Obedient to this watchword, you must be as wise as serpents. Although in your hearts may burn the flame of noble indignation, in your heads must reign, invariably, cold political reckoning. You must know that zeal without reason is sometimes worse than complete indifference. Every act of agitation in the rear of the army, fighting against the enemy, would be equivalent to high treason, as it would be a service to the foreign enemy.
The thunders of the war certainly cannot make the Russian manufacturers and merchants more idealistic than they were in time of peace. In the filling of the numerous orders, inevitable during the mobilization of industry for war needs, the capitalists will, as they are accustomed to, take great care of the interests of capital, and will not take care of the interests of hired labor. You will be entirely right if you wax indignant at their conduct. But in all cases, whenever you desire to answer by a strike, you must first think whether such action would not be detrimental to the cause of the defense of Russia.
The private must be subject to the general. The workmen of every factory must remember that they would commit, without any doubt, the gravest mistake if, considering only their own interests, they forget how severely the interests of the entire Russian proletariat and peasantry would suffer from German victory.
The tactics which can be defined by the motto, "All or nothing," are the tactics of anarchy, fully unworthy of the conscious representatives of the proletariat and peasantry. The General Staff of the German Army would greet with pleasure the news that we had adopted such tactics. Believe us that this Staff is ready to help all those who would like to preach it in our country. They want trouble in Russia, they want strikes in England, they want everything that would facilitate the achievement of their conquering schemes.
But you will not make them rejoice. You will not forget the words of our great fabulist: "What the enemy advises is surely bad." You must insist that all your representatives take the most active part in all organizations created now, under the pressure of public opinion, for the struggle with the foe. Your representatives must, if possible, take part not only in the work of the special technical organizations, such as the War-Industrial Committees which have been created for the needs of the army, but also in all other organizations of social and political character.
The situation is such that we cannot come to freedom in any other way than by the war of national defense.

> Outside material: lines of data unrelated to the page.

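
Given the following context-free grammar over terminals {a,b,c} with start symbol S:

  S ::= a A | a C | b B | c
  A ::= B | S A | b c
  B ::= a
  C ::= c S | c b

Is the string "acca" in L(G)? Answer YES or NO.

CNF form of G:
  S -> T0 B | T2 A | T2 C | c
  A -> S A | T0 T1 | a
  B -> a
  C -> T1 S | T1 T0
  T0 -> b
  T1 -> c
  T2 -> a

Fill CYK table bottom-up:
  [0..0]={A,B,T2}  "a"  orig:{A,B}
  [1..1]={S,T1}  "c"  orig:{S}
  [2..2]={S,T1}  "c"  orig:{S}
  [3..3]={A,B,T2}  "a"  orig:{A,B}
  [0..1]=∅  "ac"
  [1..2]={C}  "cc"
  [2..3]={A}  "ca"
  [0..2]={S}  "acc"
  [1..3]={A}  "cca"
  [0..3]={A,S}  "acca"

S ∈ T[0,3] ⇒ YES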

That the foregoing Manifesto expressed the position of the vast majority of Russian Socialists there can be no doubt whatever. Between this position and that of the Porazhentsi with their doctrine that Russia's defeat by Germany was desirable, there was a middle ground, which was taken by a not inconsiderable number of Socialists, including such able leaders as Paul Axelrod. Those who took up this intermediate position were both anti-Czarists and anti-German-imperialists. They were pro-Ally in the large sense, and desired to see the Allies win over the Central Empires, if not a "crushing" victory, a very definite and conclusive one. But they regarded the alliance of Czarism with the Allies as an unnatural marriage. They believed that autocratic Russia's natural alliance was with autocratic Germany and Austria. Their hatred of Czarism led them to wish for its defeat, even by Germany, provided the victory were not so great as to permit Germany to extend her domain over Russia or any large part of it. Their position became embodied in the phrase, "Victory by the Allies on the west and Russia's defeat on the east." This was, of course, utterly unpractical theorizing and bore no relation to reality.
V
Thanks in part to the vigorous propaganda of such leaders as Plechanov, Deutsch, Bourtzev, Tseretelli, Kerensky, and many others, and in part to the instinctive good sense of the masses, support of the war by Socialists of all shades and factions—except the extreme Bolsheviki and the so-called "Internationalist" sections of Mensheviki and Socialist-Revolutionists—became general. The anti-war minority was exceedingly small and had no hold upon the masses. Had the government been both wise and honestly desirous of presenting a united front to the foe, and to that end made intelligent and generous concessions to the democratic movement, it is most unlikely that Russia would have collapsed. As it was, the government adopted a policy which could not fail to weaken the military force of the nation—a policy admirably suited to German needs.
Extremes meet. On the one hand there were the Porazhentsi Socialists, contending that the interests of progress would be best served by a German victory over Russia, and plotting to weaken and corrupt the morale of the Russian army and to stir up internal strife to that end. On the other hand, within the royal court, and throughout the bureaucracy, reactionary pro-German officials were animated by the belief that the victory of Germany was essential to the permanence of Absolutism and autocratic government. They, too, like the Socialist "defeatists," aimed to weaken and corrupt the morale of the army and to divide the nation.